Добавить в цитаты Настройки чтения

Страница 2 из 50

Но автор рассказа сыграл не по правилам: «...И вдруг он приметил на темном фоне леса темную фигурку, пробирающуюся по целине к дороге.

— Егорка! — будто из-за края света донесся до него Настин голос.

Егор видел, как Настя оступалась, падала, упиралась руками в снег, чтобы подняться, и снова падала, косынка сползла с ее головы, куцый жакетик расстегнулся.

— Егорка! — прозвучал отчаянный, знакомый, детский голос Насти.

И этот голос упал ему в самое сердце. Прежняя маленькая Настя звала Егорку на помощь. Егор остановился, ударил себя кулаком в грудь и кинулся ей навстречу».

За моей спиной то и дело взвывали дизели, подъезжали к остановке и вновь отъезжали автобусы. Шаркали метлами дворники, щебетала детвора, матюгали друг друга пьяницы.
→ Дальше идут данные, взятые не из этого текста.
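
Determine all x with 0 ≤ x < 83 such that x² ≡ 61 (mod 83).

Since 83 ≡ 3 (mod 4), a square root of 61 is 61^((83+1)/4) = 61^21 mod 83.
Repeated squaring: 61^2≡69, 61^4≡30, 61^8≡70, 61^16≡3 (mod 83).
61^21 = 61^(16+4+1) ≡ 12 (mod 83).
Check: 12² = 144 ≡ 61 (mod 83). The two roots are 12 and 71.

12, 71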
А я стоял, как вкопанный, у газетного стенда. И в который уже раз перечитывал рассказ «Любовь», присланный на конкурс «Комсомольской правды».

Теперь, спустя много лет, я, конечно же, отчетливо вижу все очевидные слабости этого рассказа.

Да и сам автор наверняка знал цену своему раннему опусу. Во всяком случае, в более поздние годы я не встречал в томах его избранного рассказа «Любовь»: хотелось перечитать, а там и не было.

И еще, вполне вероятно, что рассказ Юрия Нагибина взял меня за душу вовсе не своими художественными кондициями, а просто-напросто оказался созвучным драме сердца, переживаемой тогда молодым и доверчивым читателем: ушла любовь, а новая еще не пришла, а прежняя еще не вернулась...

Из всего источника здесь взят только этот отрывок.